No es otro el sentimiento. La impotencia ante no poder hacer nada lo atrapa a uno. La denuncia tiene que ser popular, pero a veces la denuncia popular termina en bronca, en pelea, en una discusión malsana, en la que sale implicada uno mismo, quien te acompaña, y pocas veces se suman otros a respaldar.
Tampoco es eso lo que queremos. Nadie puede aspirar a que uno tenga que batallar por la legalidad en cada esquina, no aspiramos a una batalla día tras día. Ese no puede ser el camino para que se cumpla lo establecido.
Existe un cuerpo de inspectores habilitado para velar porque cada normativa y regulación se lleve a vías de hecho, pero a veces, muchas veces, no se hace lo que se debe hacer.
Los ejemplos nos inundan las calles, y de ello este semanario ha hecho varias denuncias en los últimos tiempos. ¿Acaso no es una verdad a vox populi que quienes comercializan productos agropecuarios lo hacen con un precio para el inspector y otro para el cliente?

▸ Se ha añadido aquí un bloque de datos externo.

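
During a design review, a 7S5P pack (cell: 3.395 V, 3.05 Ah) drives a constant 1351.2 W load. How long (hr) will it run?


Step 1: E_pack = Ns * V_cell * Np * C_cell = 7 * 3.395 * 5 * 3.05 = 362.42 Wh
Step 2: t = E_pack / P = 362.42 / 1351.2 = 0.2682 hr

0.2682 hr


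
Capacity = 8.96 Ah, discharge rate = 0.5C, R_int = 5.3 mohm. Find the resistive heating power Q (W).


Convert: R = 5.3 mohm = 0.0053 ohm
Step 1: I = C_rate * capacity = 0.5 * 8.96 = 4.48 A
Step 2: Q = I^2 * R = 4.48^2 * 0.0053 = 20.07 * 0.0053 = 0.1064 W

0.1064 W


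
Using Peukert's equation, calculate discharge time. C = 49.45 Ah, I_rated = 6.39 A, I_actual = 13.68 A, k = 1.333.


t_rated = C / I_rated = 49.45 / 6.39 = 7.7387 hr
(I_rated/I)^k = (0.46711)^1.333 = 0.36252
t = t_rated * (I_rated/I)^k = 7.7387 * 0.36252 = 2.805 hr

2.805 hr


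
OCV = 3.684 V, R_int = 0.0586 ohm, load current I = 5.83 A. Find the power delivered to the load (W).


Step 1: V_terminal = OCV - I*R = 3.684 - 5.83 * 0.0586 = 3.3424 V
Step 2: P_out = V_terminal * I = 3.3424 * 5.83 = 19.49 W

19.49 W


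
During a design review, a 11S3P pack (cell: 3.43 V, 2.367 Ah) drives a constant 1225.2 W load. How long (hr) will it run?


Step 1: E_pack = Ns * V_cell * Np * C_cell = 11 * 3.43 * 3 * 2.367 = 267.92 Wh
Step 2: t = E_pack / P = 267.92 / 1225.2 = 0.2187 hr

0.2187 hr


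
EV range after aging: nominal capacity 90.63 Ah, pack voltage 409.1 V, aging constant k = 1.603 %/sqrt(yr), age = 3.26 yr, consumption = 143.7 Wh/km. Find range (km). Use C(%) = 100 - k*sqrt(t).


Step 1: capacity retention = 100 - 1.603 * sqrt(3.26) = 100 - 1.603 * 1.8055 = 97.106%
Step 2: C_now = 90.63 * 97.106/100 = 88.007 Ah
Step 3: E_pack = V * C_now = 409.1 * 88.007 = 36004 Wh
Step 4: range = E_pack / consumption = 36004 / 143.7 = 250.5 km

250.5 km


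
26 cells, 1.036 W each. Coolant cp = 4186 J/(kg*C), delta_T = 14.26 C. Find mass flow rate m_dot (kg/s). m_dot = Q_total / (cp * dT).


Step 1: Total heat Q = 26 * 1.036 W = 26.936 W
Step 2: denom = cp * dT = 4186 * 14.26 = 59692
Step 3: m_dot = 26.936 / 59692 = 4.512e-04 kg/s

4.512e-04 kg/s


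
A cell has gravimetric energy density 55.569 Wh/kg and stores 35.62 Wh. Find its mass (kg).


m = E / ED = 35.62 / 55.569 = 0.6410 kg

0.6410 kg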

¿Es necesario que vaya una, agotada y maltrecha por el trabajo y los apagones, a leer en una tablilla el precio de la malanga, y acto y seguido deba preguntarle al vendedor en cuánto la tiene de verdad?
Y el tema, ya gastado, aburrido, sale nuevamente a la palestra porque, recientemente, hemos presenciado varios momentos en los que te dejan en ridículo y hasta burlado.

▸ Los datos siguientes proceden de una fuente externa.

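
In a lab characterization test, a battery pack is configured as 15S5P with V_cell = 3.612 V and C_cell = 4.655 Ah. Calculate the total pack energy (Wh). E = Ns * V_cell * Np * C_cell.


E = Ns * Vcell * Np * Ccell = 15 * 3.612 * 5 * 4.655 = 1261 Wh

1261 Wh


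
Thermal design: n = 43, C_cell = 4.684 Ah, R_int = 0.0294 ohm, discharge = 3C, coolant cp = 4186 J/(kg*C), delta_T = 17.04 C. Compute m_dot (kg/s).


Step 1: I = 3 * 4.684 = 14.052 A
Step 2: Q_cell = I^2 * R = 14.052^2 * 0.0294 = 5.8053 W
Step 3: Q_total = 43 * 5.8053 = 249.63 W
Step 4: m_dot = Q_total / (cp * dT) = 249.63 / (4186 * 17.04) = 0.003500 kg/s

0.003500 kg/s


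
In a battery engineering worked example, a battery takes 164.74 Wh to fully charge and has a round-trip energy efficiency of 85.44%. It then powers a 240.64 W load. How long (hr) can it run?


Step 1: E_discharge = eta/100 * E_charge = 85.44/100 * 164.74 = 140.75 Wh
Step 2: t = E_discharge / P = 140.75 / 240.64 = 0.5849 hr

0.5849 hr


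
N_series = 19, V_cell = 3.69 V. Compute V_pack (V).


V_pack = n * V_cell = 19 * 3.69 = 70.11 V

70.11 V


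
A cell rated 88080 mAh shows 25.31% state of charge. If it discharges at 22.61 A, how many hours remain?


Convert: C_total = 88080 mAh = 88.08 Ah
Step 1: remaining = SOC/100 * C_total = 25.31/100 * 88.08 = 22.293 Ah
Step 2: t = remaining / I = 22.293 / 22.61 = 0.9860 hr

0.9860 hr


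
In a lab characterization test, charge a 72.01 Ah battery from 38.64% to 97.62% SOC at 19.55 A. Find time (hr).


delta_Ah = 72.01 * (97.62 - 38.64) / 100 = 42.471 Ah
t = delta_Ah / I = 42.471 / 19.55 = 2.172 hr

2.172 hr


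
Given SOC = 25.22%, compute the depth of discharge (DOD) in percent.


DOD = 100 - SOC = 100 - 25.22 = 74.78%

74.78%


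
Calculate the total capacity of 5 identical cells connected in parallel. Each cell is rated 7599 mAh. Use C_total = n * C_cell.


Convert: C_cell = 7599 mAh = 7.599 Ah
C_total = 5 * 7.599 = 37.995 Ah

37.995 Ah


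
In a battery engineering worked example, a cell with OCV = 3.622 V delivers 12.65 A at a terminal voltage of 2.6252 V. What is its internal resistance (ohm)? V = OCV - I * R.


R = (OCV - V) / I = (3.622 - 2.6252) / 12.65 = 0.07880 ohm

0.07880 ohm


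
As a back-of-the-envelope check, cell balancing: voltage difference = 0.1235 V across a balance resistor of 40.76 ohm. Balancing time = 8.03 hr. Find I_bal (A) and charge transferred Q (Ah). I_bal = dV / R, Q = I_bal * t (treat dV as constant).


First, Ohm's law: I_bal = 0.1235 V / 40.76 ohm = 0.0030299 A
Then Q = I * t = 0.0030299 A * 8.03 hr = 0.02433 Ah

I=0.0030299 A, Q=0.02433 Ah


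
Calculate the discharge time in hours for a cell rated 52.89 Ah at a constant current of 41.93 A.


t = capacity / current = 52.89 / 41.93 = 1.261 hr

1.261 hr


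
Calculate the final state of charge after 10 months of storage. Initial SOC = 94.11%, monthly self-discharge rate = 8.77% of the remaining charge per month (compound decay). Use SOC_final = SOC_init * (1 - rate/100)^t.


decay = (1 - 8.77/100)^10 = 0.39937
SOC_final = 94.11 * 0.39937 = 37.58%

37.58%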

“¿Y si yo te digo ahora que soy inspectora?”, le dije a un carretillero en La Alameda, tras aclararme que el precio de la malanga no era el publicado en la tablilla. “Pues me tienes que matar, respondió, pero el precio es ese, no eres inspectora ni tienes identificación, si quieres te la llevas, si no la dejas ahí”.
No es necesario contar lo que pasó en lo adelante. Pero más escandaloso e irrespetuoso aún fue el otro percance: Un señor que vendía arroz, aseguró tenerlo a 160 pesos la libra.
Avancé en el carro una cuadra más adelante para parquear y regresé a pie a comprar 10 de ellas. “¿Usted iba en el carro aquel?”, me espetó. “Sí, claro, le acabo de preguntar por el precio del arroz”. “Mi vida está a 200, pero yo siempre ando velando esos carritos raros. Desde aquí me estaba fijando para ver si regresaba y entonces perderme o cerrar el saco y decirte que ya no estaba vendiendo”.
Así sin más. La conversación se puso tensa, pues es difícil mantenerse ecuánime ante tanta desvergüenza. Resulta que el carro del periódico dice PRENSA en su rótulo, y esas cinco letras, a veces asusta, sobre todo, si no se están haciendo bien las cosas.
Siempre una colega dice que nos estamos sacando los ojos, y varios tuertos anda por ahí estos días en los que el arroz llega a estar a 230 y a 250 pesos la libra, como si fuese el plato fuerte y no ese cereal que mantiene en pie a los cubanos.
¿No habrá un inspector que vea o vaya a comprar como yo a la carretilla o al saco de arroz de la esquina? ¿Ninguno se ha acercado a intentar adquirir un producto sin antes mostrar su identificación? O es que la denuncia popular debe alcanzar otros niveles para que se hagan ventas forzosas, que a la larga solo resuelven el problema en un lugar y un momento puntual.
Uno se cansa de andar luchando, discutiendo, batallando contra lo mal hecho, y entonces se acuerda que existen personas que devengan un salario para que la vida a mí me sea menos ajetreada, menos dura; que existen personas cuyo objeto social hace que yo no tenga que discutir por el pan que no cumple el gramaje a sobreprecio, por la vianda cara, por el ají astronómico, por el arroz beneficiado con pepitas de oro.
A veces siento que estamos, muchos cubanos, haciendo su trabajo, tratando, sin poder, de que no exista impunidad.